La spaccatura nel Pd non fa più notizia ed anche dinanzi alla sentenza del Tar nessuno si è smosso dalle proprie convinzioni. Chi difende Gaspari lo fa con ancora più determinazione, chi lo contesta ha aggiunto un ennesimo elemento alla lista nera degli errori.

Sulla convinzione che uno scioglimento del Consiglio Comunale sarebbe una punizione troppo severa c’è stata ampia convergenza nel corso dell’Unione di lunedì sera, tuttavia si è fatto notare come i continui contrattempi stiano impedendo alla giunta di rispettare il programma di mandato.

Sul fronte della minoranza si sono fatti sentire soprattutto Paolo Perazzoli, Gianluca Pompei e l’ex segretario dei democrat Felice Gregori. Sul tavolo sono stati riproposti i casi dello stadio, delle pensiline fotovoltaiche, oltre ai due pronunciamenti del Tar (l’altro riferito alla delibera sul famigerato distributore di benzina) e quello della Corte dei Conti di quindici mesi fa.
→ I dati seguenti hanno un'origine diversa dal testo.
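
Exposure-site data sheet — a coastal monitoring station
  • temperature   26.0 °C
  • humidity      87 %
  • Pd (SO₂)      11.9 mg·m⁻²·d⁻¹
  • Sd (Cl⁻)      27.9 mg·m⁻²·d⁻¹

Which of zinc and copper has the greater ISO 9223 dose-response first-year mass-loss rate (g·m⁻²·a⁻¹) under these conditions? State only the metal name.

zinc: f(T) = -0.071·(T−10) [T>10 °C] = -1.1360
  SO₂ term: 0.0129·11.9^0.44·exp(0.046·87-1.1360) = 0.6738
  Sd branch = 0.0175·Sd^0.57·e^(0.008·RH+0.085·T) = 2.133 μm/a
  sum: 0.6738 + 2.133 → r_corr = 2.807 μm/a
  mass loss = 2.807 μm/a × 7.14 g/cm³ = 20.04 g·m⁻²·a⁻¹
copper: T>10 °C ⇒ hinge -0.080·(26.0−10) = -1.2800
  SO₂ term: 0.0053·11.9^0.26·exp(0.059·87-1.2800) = 0.4756
  Sd branch = 0.01025·Sd^0.27·e^(0.036·RH+0.049·T) = 2.063 μm/a
  sum: 0.4756 + 2.063 → r_corr = 2.539 μm/a
  mass loss = 2.539 μm/a × 8.96 g/cm³ = 22.75 g·m⁻²·a⁻¹
Ordering by g·m⁻²·a⁻¹: copper (22.7) > zinc (20)

copper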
“La città è paralizzata – ha denunciato Perazzoli – ho ritirato fuori l’esigenza di una mossa del cavallo che sparigli le carte. Bisogna fare qualcosa per venire incontro all’insoddisfazione crescente dei cittadini. Ma se loro pensano che vada tutto bene, facciano pure. Secondo me va restituito l’onore a questo partito”.

Il confronto si è rapidamente animato, con la decisione a sorpresa di registrare l’intera riunione che non ha contribuito a distendere gli animi.